To run this step, add the --concatenate flag to your EukPhylo command. If you don't include this flag, concatenation will by default not be run. If you want to run concatenation alone (i.e., you already have trees and alignments) then you'll have set the start parameter to --start trees and set up your input data in the style of EukPhylo's "Output" folder. Namely, create a folder called "Output" in the same directory that contains the "Scripts" folder. Inside the "Output" folder, create a folder called "Trees" and a folder called "Guidance." Put your input trees in the Trees folder and the input aligned or unaligned sequences files in the Guidance folder.

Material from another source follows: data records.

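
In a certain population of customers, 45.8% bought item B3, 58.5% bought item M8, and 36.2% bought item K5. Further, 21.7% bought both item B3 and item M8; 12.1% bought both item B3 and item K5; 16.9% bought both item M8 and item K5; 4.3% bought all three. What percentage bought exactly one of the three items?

52.0%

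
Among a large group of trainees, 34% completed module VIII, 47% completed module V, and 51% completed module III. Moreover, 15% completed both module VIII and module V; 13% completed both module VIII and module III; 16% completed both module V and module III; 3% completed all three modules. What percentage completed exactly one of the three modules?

53%

P(exactly one) = 34 + 47 + 51 − 2·15 − 2·13 − 2·16 + 3·3 = 53%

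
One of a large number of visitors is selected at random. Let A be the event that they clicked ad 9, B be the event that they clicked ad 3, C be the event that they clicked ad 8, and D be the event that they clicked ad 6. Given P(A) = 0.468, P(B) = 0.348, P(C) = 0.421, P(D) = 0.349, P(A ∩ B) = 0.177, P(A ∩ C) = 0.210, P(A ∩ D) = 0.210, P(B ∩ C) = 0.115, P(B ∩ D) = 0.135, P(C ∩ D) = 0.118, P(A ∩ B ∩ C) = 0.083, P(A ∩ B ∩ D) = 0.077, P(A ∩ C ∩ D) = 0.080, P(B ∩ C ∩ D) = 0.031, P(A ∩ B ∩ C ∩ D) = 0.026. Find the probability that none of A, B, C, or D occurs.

By inclusion–exclusion:
P(A ∪ B ∪ C ∪ D) = 0.468 + 0.348 + 0.421 + 0.349 − 0.177 − 0.210 − 0.210 − 0.115 − 0.135 − 0.118 + 0.083 + 0.077 + 0.080 + 0.031 − 0.026 = 0.866
P(none) = 1 − 0.866 = 0.134

0.134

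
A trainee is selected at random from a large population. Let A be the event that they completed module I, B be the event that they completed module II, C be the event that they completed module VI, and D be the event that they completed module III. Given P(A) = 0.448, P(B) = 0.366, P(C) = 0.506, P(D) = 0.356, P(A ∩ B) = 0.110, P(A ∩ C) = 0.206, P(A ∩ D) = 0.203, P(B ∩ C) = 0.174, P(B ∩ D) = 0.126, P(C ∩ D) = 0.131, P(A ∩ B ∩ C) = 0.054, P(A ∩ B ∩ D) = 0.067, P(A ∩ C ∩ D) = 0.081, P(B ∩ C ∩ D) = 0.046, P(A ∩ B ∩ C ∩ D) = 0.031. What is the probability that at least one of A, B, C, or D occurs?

P(A ∪ B ∪ C ∪ D) = 0.448 + 0.366 + 0.506 + 0.356 − 0.110 − 0.206 − 0.203 − 0.174 − 0.126 − 0.131 + 0.054 + 0.067 + 0.081 + 0.046 − 0.031 = 0.943

0.943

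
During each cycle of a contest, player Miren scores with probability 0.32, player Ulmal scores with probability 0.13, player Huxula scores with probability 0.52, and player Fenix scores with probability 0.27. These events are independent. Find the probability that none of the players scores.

0.20729664

P(none) = (1 − 0.32) × (1 − 0.13) × (1 − 0.52) × (1 − 0.27) = 0.68 × 0.87 × 0.48 × 0.73 = 0.20729664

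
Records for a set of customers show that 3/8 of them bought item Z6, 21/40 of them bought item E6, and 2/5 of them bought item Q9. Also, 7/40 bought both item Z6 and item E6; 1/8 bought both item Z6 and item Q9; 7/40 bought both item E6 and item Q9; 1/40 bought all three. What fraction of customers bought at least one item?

Inclusion–exclusion gives
P(at least one) = 3/8 + 21/40 + 2/5 − 7/40 − 1/8 − 7/40 + 1/40 = 17/20

17/20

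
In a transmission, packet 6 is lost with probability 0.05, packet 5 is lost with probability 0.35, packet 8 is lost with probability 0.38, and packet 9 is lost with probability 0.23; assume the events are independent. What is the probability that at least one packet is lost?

0.7052055

P(none) = (1 − 0.05) × (1 − 0.35) × (1 − 0.38) × (1 − 0.23) = 0.95 × 0.65 × 0.62 × 0.77 = 0.2947945
P(at least one) = 1 − 0.2947945 = 0.7052055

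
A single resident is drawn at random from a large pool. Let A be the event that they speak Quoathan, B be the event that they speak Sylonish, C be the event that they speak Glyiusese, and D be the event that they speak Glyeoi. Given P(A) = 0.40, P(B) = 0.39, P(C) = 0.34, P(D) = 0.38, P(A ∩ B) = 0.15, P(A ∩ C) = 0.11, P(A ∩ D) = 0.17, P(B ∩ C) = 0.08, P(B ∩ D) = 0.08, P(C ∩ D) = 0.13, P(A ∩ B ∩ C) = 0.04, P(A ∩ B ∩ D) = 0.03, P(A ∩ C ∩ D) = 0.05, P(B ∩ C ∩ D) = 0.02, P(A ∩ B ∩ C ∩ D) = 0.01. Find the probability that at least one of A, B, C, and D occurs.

0.92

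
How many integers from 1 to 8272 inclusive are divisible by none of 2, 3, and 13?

2545

Using inclusion–exclusion:
4136 + 2757 + 636 − 1378 − 318 − 212 + 106 = 5727
8272 − 5727 = 2545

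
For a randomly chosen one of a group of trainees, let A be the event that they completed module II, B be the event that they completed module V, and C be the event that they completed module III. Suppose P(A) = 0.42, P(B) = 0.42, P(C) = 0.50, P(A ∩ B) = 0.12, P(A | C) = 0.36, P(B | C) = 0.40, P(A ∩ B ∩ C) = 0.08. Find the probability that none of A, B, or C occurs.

P(A ∩ C) = P(C)·P(A|C) = 0.50 × 0.36 = 0.18
P(B ∩ C) = P(C)·P(B|C) = 0.50 × 0.40 = 0.20
Inclusion–exclusion gives
P(A ∪ B ∪ C) = 0.42 + 0.42 + 0.50 − 0.12 − 0.18 − 0.20 + 0.08 = 0.92
P(none) = 1 − 0.92 = 0.08

0.08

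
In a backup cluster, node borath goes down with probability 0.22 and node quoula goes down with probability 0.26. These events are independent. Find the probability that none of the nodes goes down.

0.5772

P(none) = (1 − 0.22) × (1 − 0.26) = 0.78 × 0.74 = 0.5772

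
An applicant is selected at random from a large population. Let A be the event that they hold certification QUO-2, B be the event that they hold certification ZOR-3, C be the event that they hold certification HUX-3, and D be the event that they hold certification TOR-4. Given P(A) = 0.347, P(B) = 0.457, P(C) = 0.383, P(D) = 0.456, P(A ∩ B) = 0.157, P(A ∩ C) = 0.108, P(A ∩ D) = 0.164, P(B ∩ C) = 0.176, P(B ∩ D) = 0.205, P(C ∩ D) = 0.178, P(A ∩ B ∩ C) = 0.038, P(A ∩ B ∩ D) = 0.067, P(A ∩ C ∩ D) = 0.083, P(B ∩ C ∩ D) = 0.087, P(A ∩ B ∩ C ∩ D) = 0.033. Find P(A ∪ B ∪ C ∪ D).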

Each file in the Trees folder should have a corresponding file in the Guidance folder; the names of these files should match up until the last period (i.e., until the file extension). For example, for gene family OG6_100206 you might have a tree file called OG6_100206.PostCL.tre and an alignment file called OG6_100206.PostCL.fasta. Here, the "OG6_100206.PostCL" must match. Below is an example command:
python eukphylo.py --start trees --concatenate --concat_target_taxa Sr_rh --data Output
In this case, the user is starting with an already built set of trees and alignments (in their Output folder) and would only like to concatenate sequences from Rhizaria (Sr_rh). If concatenating as part of an end-to-end EukPhylo run, just change your --start parameter accordingly and include other parameters as defined above.